Preço da evolução. Para se tornar um importante provedor de logística, entretanto, é preciso agilidade, eficiência e custos competitivos.
“A economia capixaba viveu 300 anos sem que nada de extraordinário acontecesse. Tivemos 100 anos da monocultura do café. Agora não podemos deixar passar as oportunidades. Temos que ter um olhar para além do petróleo, que é uma indústria dinâmica, mas que um dia vai acabar”.
Promissora, a área de logística é um dos setores que vai ancorar a economia do Estado por várias décadas, aposta. E o momento de pensar o futuro é agora, aproveitando as oportunidades para diversificar a base econômica do Estado, e também planejar a infra-estrutura de logística.

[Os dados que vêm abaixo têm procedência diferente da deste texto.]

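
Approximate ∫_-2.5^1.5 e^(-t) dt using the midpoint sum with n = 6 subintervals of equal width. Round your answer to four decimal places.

11.7407

Δt = (1.5 − (-2.5))/6 = 2/3.
Midpoints: -13/6, -1.5, -5/6, -1/6, 0.5, 7/6.
f(-13/6) ≈ 8.7291, f(-1.5) ≈ 4.4817, f(-5/6) ≈ 2.3010, f(-1/6) ≈ 1.1814, f(0.5) ≈ 0.6065, f(7/6) ≈ 0.3114.
Sum = Δt · [f(-13/6) + f(-1.5) + f(-5/6) + ...].
Sum ≈ 11.7407.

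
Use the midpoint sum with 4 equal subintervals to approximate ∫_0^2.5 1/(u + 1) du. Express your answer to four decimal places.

Δu = (2.5 − 0)/4 = 0.625.
Midpoints: 0.3125, 0.9375, 1.5625, 2.1875.
f(0.3125) = 16/21, f(0.9375) = 16/31, f(1.5625) = 16/41, f(2.1875) = 16/51.
Sum = Δu · [f(0.3125) + f(0.9375) + f(1.5625) + f(2.1875)].
Sum ≈ 1.2388.

1.2388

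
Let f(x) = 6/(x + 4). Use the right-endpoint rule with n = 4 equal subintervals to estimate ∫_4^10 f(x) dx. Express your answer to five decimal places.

3.12841

Δx = (10 − 4)/4 = 1.5.
Right endpoints: 5.5, 7, 8.5, 10.
f(5.5) = 12/19, f(7) = 6/11, f(8.5) = 0.48, f(10) = 3/7.
Sum = Δx · [f(5.5) + f(7) + f(8.5) + f(10)].
Sum ≈ 3.12841.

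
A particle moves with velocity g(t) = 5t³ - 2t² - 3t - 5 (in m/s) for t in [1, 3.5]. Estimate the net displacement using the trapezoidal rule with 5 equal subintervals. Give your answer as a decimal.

Δt = (3.5 − 1)/5 = 0.5.
g(1) = -5, g(1.5) = 2.875, g(2) = 21, g(2.5) = 53.125, g(3) = 103, g(3.5) = 174.375.
T_5 = (Δt/2)·[g(t_0) + 2g(t_1) + ... + 2g(t_{4}) + g(t_5)].
Sum = 132.34375.

132.34375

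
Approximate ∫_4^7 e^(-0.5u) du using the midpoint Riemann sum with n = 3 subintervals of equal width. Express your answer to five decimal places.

Δu = (7 − 4)/3 = 1.
Midpoints: 4.5, 5.5, 6.5.
f(4.5) ≈ 0.10540, f(5.5) ≈ 0.06393, f(6.5) ≈ 0.03877.
Sum = Δu · [f(4.5) + f(5.5) + f(6.5)].
Sum ≈ 0.20810.

0.20810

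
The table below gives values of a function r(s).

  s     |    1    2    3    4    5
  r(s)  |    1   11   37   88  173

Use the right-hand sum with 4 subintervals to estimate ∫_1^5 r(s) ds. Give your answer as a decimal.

309

Δs = 1.
Sum = 1·[11 + 37 + 88 + 173] = 309.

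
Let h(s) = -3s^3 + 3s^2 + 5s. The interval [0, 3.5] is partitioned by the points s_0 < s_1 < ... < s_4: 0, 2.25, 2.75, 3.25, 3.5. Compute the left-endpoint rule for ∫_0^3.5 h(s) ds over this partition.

Subinterval widths: 2.25, 0.5, 0.5, 0.25.
Left endpoints: 0, 2.25, 2.75, 3.25.
h(0) = 0, h(2.25) = -7.734375, h(2.75) = -25.953125, h(3.25) = -55.046875.
Sum = Σ Δs_i · h(s_i).
Sum = -30.60546875.

-30.60546875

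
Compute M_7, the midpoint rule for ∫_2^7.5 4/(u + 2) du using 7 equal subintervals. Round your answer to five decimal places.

Δu = (7.5 − 2)/7 = 11/14.
Midpoints: 67/28, 89/28, 111/28, 4.75, 155/28, 177/28, 199/28.
f(67/28) = 112/123, f(89/28) = 112/145, f(111/28) = 112/167, f(4.75) = 16/27, f(155/28) = 112/211, f(177/28) = 112/233, f(199/28) = 112/255.
Sum = Δu · [f(67/28) + f(89/28) + f(111/28) + ...].
Sum ≈ 3.45474.

3.45474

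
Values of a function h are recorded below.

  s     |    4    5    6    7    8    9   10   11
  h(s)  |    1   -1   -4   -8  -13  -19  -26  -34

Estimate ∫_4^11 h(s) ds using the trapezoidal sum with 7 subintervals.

Δs = 1.
T_7 = (1/2)·[1 + 2·(-1) + 2·(-4) + 2·(-8) + 2·(-13) + 2·(-19) + 2·(-26) + (-34)] = -87.5.

-87.5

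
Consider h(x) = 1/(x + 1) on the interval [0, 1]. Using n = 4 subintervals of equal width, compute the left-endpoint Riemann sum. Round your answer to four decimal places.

Δx = (1 − 0)/4 = 0.25.
Left endpoints: 0, 0.25, 0.5, 0.75.
h(0) = 1, h(0.25) = 0.8, h(0.5) = 2/3, h(0.75) = 4/7.
Sum = Δx · [h(0) + h(0.25) + h(0.5) + h(0.75)].
Sum ≈ 0.7595.

0.7595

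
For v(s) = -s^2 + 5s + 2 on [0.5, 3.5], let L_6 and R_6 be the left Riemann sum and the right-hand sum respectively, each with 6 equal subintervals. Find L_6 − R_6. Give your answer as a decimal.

L_6 = 20.875.
R_6 = 22.375.
L_6 − R_6 = -1.5.

-1.5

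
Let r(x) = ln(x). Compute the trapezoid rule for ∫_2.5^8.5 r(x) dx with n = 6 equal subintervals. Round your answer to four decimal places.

9.8765

Δx = (8.5 − 2.5)/6 = 1.
r(2.5) ≈ 0.9163, r(3.5) ≈ 1.2528, r(4.5) ≈ 1.5041, r(5.5) ≈ 1.7047, r(6.5) ≈ 1.8718, r(7.5) ≈ 2.0149, r(8.5) ≈ 2.1401.
T_6 = (Δx/2)·[r(x_0) + 2r(x_1) + ... + 2r(x_{5}) + r(x_6)].
Sum ≈ 9.8765.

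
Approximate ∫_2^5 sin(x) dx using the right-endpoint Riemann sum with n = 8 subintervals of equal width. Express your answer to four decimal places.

Δx = (5 − 2)/8 = 0.375.
Right endpoints: 2.375, 2.75, 3.125, 3.5, 3.875, 4.25, 4.625, 5.
f(2.375) ≈ 0.6937, f(2.75) ≈ 0.3817, f(3.125) ≈ 0.0166, f(3.5) ≈ -0.3508, f(3.875) ≈ -0.6694, f(4.25) ≈ -0.8950, f(4.625) ≈ -0.9962, f(5) ≈ -0.9589.
Sum = Δx · [f(2.375) + f(2.75) + f(3.125) + ...].
Sum ≈ -1.0419.

-1.0419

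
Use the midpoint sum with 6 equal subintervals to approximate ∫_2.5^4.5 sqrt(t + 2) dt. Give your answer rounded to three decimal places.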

“A logística é um setor que promete garantir dinamismo interno e que vai ancorar a economia do Espírito Santo nas próximas décadas”
Paulo Hartung - Governador do Estado
Etanol é alavanca para novos portos
O aumento da produção de etanol na Região Norte do Espírito Santo e nos Estados vizinhos de Minas Gerais e Bahia começa a despertar a atenção da necessidade de terminais portuários específicos para o embarque do produto. E o Porto de Barra do Riacho, em Aracruz, tudo indica, será a principal porta de saída do combustível produzido nessas regiões para vários pontos do mundo. Na última terça-feira, o presidente da Aracruz Celulose, Carlos Aguiar, anunciou a duplicação do terminal especializado na movimentação de celulose, Portocel, e a possibilidade da movimentação de etanol. No terminal que a Petrobras vai construir, em Barra do Riacho, para a movimentação de GLP, haverá espaço também para o embarque de etanol, avisou o gerente da Transpetro, Ronaldo Romeu Costa.